Usually, that's because the MAF has gone out or one of the wires to the MAF has a short.

It could also be because you have an air leak between the MAF and the engine or because the sensors that calculate the air/fuel readings are off.

A clogged air filter would also prevent air from flowing through the MAF and getting in from somewhere else.
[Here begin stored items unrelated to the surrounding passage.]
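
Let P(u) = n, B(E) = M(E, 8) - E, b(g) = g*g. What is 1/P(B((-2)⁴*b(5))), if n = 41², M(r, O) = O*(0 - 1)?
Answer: 1/1681 ≈ 0.00059488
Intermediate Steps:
b(g) = g²
M(r, O) = -O (M(r, O) = O*(-1) = -O)
n = 1681
B(E) = -8 - E (B(E) = -1*8 - E = -8 - E)
P(u) = 1681
1/P(B((-2)⁴*b(5))) = 1/1681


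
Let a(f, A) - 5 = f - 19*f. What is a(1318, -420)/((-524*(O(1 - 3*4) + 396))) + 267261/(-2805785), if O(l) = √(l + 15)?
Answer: 10812598343/585152073320 ≈ 0.018478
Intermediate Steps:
a(f, A) = 5 - 18*f (a(f, A) = 5 + (f - 19*f) = 5 - 18*f)
O(l) = √(15 + l)
a(1318, -420)/((-524*(O(1 - 3*4) + 396))) + 267261/(-2805785) = (5 - 18*1318)/((-524*(√(15 + (1 - 3*4)) + 396))) + 267261/(-2805785) = (5 - 23724)/((-524*(√(15 + (1 - 12)) + 396))) + 267261*(-1/2805785) = -23719*(-1/(524*(√(15 - 11) + 396))) - 267261/2805785 = -23719*(-1/(524*(√4 + 396))) - 267261/2805785 = -23719*(-1/(524*(2 + 396))) - 267261/2805785 = -23719/((-524*398)) - 267261/2805785 = -23719/(-208552) - 267261/2805785 = -23719*(-1/208552) - 267261/2805785 = 23719/208552 - 267261/2805785 = 10812598343/585152073320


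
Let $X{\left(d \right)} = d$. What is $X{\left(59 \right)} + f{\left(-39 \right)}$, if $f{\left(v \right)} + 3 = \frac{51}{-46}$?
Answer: $\frac{2525}{46} \approx 54.891$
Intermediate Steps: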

https://www.autocodes.com/p0101_nissan.html said:


> The Mass Air Flow (MAF) sensor is placed in the stream of intake air. It measures the intake flow rate by measuring a part of the entire intake flow. It consists of a hot film that is supplied with electric current from the Engine Control Module (ECM).
> 
> The temperature of the hot film is controlled by the ECM a certain amount. The heat generated by the hot film is reduced as the intake air flows around it. The more air, the greater the heat loss. Therefore, the ECM must supply more electric current to maintain the temperature of the hot film as air flow increases. The ECM detects the air flow by means of this current change.


----------



## Xcab (Sep 3, 2018)

That is the code I am getting. The engine is fresh timing has been checked and double checked. I have put a known working maf sensor as well as a reman and brand new on the truck. Keeps throwing same code.


----------



## Xcab (Sep 3, 2018)

Also has a new air filter new gaskets on the throttle body and intake.


----------



## rogoman (Dec 16, 2004)

I'll go along with JP2's recommendations. There may be a major intake system vacuum leak. To check the intake system for a vacuum leak, attach a vacuum gauge to a full vacuum source. A good place to connect to is the charcoal canister. There should be three hoses connecting the carbon canister. Two of the hoses go to a purge valve that's built into the canister. The second larger hose off the purge valve should be your vacuum line. With the engine fully warmed up, the reading at idle should be 18 - 20 InHg. At 3,000 RPM, it should be 21 InHg. If readings are under 18 InHg, check the intake manifold nuts to make sure they are tight. The gasket may have failed; spray a water mist at the gasket to see if the gauge reading changes. Also check the intake plenum bellows at the throttle valve and at the MAF for cracks or loose clamps. Here's a picture of the MAF voltage tests:


----------



## Xcab (Sep 3, 2018)

Thank you both. I will try that and let you know.


----------



## Xcab (Sep 3, 2018)

Loud humming noise coming from under hood when driving. Any thoughts?


----------



## Xcab (Sep 3, 2018)

It was a failed intake gasket.


----------



## Xcab (Sep 3, 2018)

2 wheel drive


----------



## Xcab (Sep 3, 2018)

Under the hood.


----------